Vedmid became a member of the Communist Party of the Soviet Union in 1961. She served as an elected deputy at all levels such as at the village, district, regional council levels. Vedmid was a deputy from the No. 320 Obukhov constituency of the eleventh convocation of the Supreme Soviet of the Ukrainian Soviet Socialist Republic that lasted from 1984 to 1989. Between 1989 and 1991, she served as a deputy of the Congress of People's Deputies of the Soviet Union from women's councils united by the Committee of Soviet Women, where she was on the Commission Issues of Labour, Prices and Social Policy. From 12 May 1998 to 14 May 2002, Vedmid served as a deputy of the third convocation of the Verkhovna Rada of Ukraine, having been elected from the list of the Communist Party of Ukraine. She was a member of the Committee on Social Policy and Labour. Vedmid was a member of the Presidium of the Women's Union of Ukraine, and a member of the Supreme Council of the All-Ukrainian Union "Working Women for the Future of Children of Ukraine". She unsuccessfully ran for reelection to the Verkhovna Rada as a member of the list of the Communist Party of Ukraine at the 2006 Ukrainian parliamentary election.
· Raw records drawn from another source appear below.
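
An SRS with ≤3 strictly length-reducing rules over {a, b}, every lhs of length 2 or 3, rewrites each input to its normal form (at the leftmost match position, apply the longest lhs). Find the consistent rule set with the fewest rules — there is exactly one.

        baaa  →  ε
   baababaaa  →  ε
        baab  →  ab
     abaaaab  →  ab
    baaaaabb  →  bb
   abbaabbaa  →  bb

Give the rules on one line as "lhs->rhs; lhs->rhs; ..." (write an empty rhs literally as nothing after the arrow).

  | baaa => aa => ε
  | baababaaa => ababaaa => bbbaaa => bbaa => ba => ε
  | baab => ab
  | abaaaab => bbaaab => baab => ab

aa->; aba->bb; ba->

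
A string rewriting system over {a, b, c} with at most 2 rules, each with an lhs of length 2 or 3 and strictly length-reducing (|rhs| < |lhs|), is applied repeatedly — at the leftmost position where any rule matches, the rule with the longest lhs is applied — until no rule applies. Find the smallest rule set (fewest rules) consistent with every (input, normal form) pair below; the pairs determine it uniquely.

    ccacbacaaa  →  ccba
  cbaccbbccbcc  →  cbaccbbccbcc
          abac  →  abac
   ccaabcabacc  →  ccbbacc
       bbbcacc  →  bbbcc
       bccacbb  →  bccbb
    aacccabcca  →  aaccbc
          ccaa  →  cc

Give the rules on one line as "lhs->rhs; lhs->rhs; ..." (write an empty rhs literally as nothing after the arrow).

  | ccacbacaaa => ccbacaaa => ccbaca => ccba
  | cbaccbbccbcc
  | abac
  | ccaabcabacc => ccbcabacc => ccbbacc

ca->; caa->c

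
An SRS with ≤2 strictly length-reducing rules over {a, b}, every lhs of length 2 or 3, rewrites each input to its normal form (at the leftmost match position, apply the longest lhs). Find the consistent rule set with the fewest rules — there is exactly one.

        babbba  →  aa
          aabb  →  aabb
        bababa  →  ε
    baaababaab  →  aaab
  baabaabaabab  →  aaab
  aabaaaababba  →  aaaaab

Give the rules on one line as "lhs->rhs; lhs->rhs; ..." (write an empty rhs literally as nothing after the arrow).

  | babbba => bbba => aa
  | aabb
  | bababa => baba => ba => ε
  | baaababaab => aababaab => aabaab => aaab

ba->; bbb->a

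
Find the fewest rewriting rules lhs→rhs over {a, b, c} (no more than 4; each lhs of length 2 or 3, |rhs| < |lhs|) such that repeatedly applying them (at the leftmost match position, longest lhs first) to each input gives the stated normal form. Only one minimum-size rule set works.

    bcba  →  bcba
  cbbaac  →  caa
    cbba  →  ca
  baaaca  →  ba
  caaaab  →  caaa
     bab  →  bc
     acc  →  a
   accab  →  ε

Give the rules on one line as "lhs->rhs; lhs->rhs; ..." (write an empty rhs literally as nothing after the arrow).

ab->c; ac->a; aca->b; bb->

  | bcba
  | cbbaac => caac => caa
  | cbba => ca
  | baaaca => baab => bac => ba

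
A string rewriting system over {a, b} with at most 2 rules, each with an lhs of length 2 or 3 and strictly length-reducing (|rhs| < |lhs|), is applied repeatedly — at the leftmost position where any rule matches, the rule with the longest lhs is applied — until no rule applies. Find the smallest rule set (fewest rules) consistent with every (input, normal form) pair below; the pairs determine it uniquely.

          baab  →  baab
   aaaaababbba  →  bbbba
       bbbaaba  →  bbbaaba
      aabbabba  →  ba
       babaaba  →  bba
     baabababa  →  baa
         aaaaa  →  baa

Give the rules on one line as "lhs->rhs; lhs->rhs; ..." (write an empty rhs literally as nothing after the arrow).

  | baab
  | aaaaababbba => baababbba => baaabba => bbbba
  | bbbaaba
  | aabbabba => aababa => aaaa => ba

aaa->b; bab->a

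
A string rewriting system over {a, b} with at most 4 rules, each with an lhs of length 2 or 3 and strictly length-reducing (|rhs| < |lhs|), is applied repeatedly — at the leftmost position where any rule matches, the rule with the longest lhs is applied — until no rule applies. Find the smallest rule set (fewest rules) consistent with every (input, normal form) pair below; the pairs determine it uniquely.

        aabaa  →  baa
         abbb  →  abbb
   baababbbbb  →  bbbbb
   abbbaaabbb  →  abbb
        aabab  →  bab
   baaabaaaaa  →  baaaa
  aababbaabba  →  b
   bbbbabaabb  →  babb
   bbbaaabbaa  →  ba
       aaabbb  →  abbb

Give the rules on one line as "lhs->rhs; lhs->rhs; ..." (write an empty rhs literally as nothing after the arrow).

aab->b; aba->; bba->

  | aabaa => baa
  | abbb
  | baababbbbb => bbabbbbb => bbbbb
  | abbbaaabbb => abaabbb => abbb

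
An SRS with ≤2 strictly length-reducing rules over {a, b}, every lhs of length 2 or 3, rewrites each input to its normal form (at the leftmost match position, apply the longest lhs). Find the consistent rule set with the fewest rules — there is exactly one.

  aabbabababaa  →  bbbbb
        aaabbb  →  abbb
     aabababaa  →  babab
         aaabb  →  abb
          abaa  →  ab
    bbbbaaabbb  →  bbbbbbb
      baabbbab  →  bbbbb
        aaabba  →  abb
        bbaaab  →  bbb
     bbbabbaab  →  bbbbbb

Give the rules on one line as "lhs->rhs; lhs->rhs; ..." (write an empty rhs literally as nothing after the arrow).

  | aabbabababaa => bbabababaa => bbbababaa => bbbbabaa => bbbbbaa => bbbbba => bbbbb
  | aaabbb => abbb
  | aabababaa => bababaa => babab
  | aaabb => abb

aa->; bba->bb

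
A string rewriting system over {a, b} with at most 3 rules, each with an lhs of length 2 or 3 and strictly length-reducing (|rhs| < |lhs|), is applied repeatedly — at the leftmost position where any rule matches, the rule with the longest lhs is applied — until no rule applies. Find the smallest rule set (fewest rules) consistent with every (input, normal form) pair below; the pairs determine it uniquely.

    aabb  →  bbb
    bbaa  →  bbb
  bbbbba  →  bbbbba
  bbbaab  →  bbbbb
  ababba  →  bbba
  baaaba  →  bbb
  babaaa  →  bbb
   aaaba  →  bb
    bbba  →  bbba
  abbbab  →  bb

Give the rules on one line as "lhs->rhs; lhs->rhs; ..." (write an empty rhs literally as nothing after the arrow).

aa->b; ab->a

  | aabb => bbb
  | bbaa => bbb
  | bbbbba
  | bbbaab => bbbbb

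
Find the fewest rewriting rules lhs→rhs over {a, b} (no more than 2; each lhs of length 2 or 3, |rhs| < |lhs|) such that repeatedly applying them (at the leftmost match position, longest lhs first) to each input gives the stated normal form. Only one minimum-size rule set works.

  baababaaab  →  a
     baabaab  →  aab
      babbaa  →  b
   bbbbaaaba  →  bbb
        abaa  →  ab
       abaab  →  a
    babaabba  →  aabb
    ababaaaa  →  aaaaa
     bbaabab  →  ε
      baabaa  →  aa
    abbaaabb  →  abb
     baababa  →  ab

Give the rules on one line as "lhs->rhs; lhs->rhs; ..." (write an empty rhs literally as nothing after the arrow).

ba->b; bab->

  | baababaaab => bababaaab => abaaab => abaab => abab => a
  | baabaab => babaab => aab
  | babbaa => baa => ba => b
  | bbbbaaaba => bbbbaaba => bbbbaba => bbba => bbb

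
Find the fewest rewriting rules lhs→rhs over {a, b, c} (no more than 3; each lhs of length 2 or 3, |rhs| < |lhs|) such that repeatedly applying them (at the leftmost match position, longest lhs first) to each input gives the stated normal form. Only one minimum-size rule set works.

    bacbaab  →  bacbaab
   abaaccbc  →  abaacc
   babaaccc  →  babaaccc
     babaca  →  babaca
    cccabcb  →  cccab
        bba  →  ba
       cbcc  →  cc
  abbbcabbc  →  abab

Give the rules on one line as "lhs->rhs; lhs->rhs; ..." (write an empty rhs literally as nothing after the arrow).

bba->ba; bc->

  | bacbaab
  | abaaccbc => abaacc
  | babaaccc
  | babaca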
==Personal life and death==
Vedmid was married to Anatoly Panasovich Vedmid until his death in 1981. They had two children. On the morning of 4 September 2008, she had left her house and was crossing a road on Highway M05 to a car in the village of Salivonki, Vasylkiv Raion when a motorist struck her at high speed. The injuries she sustained resulted in her death at the scene prior to the arrival of an ambulance. The driver who caused her accident said they were blinded by the morning sun and was placed under arrest. Their car was impounded.

==Awards==
She was decorated with the Order of the Badge of Honour on 24 December 1976. Mikhail Gorbachev, the President of the Soviet Union, issued a decree conferring Vedmid the title of Hero of Socialist Labour with the Order of Lenin award and the "Hammer and Sickle" gold medal on 7 June 1990.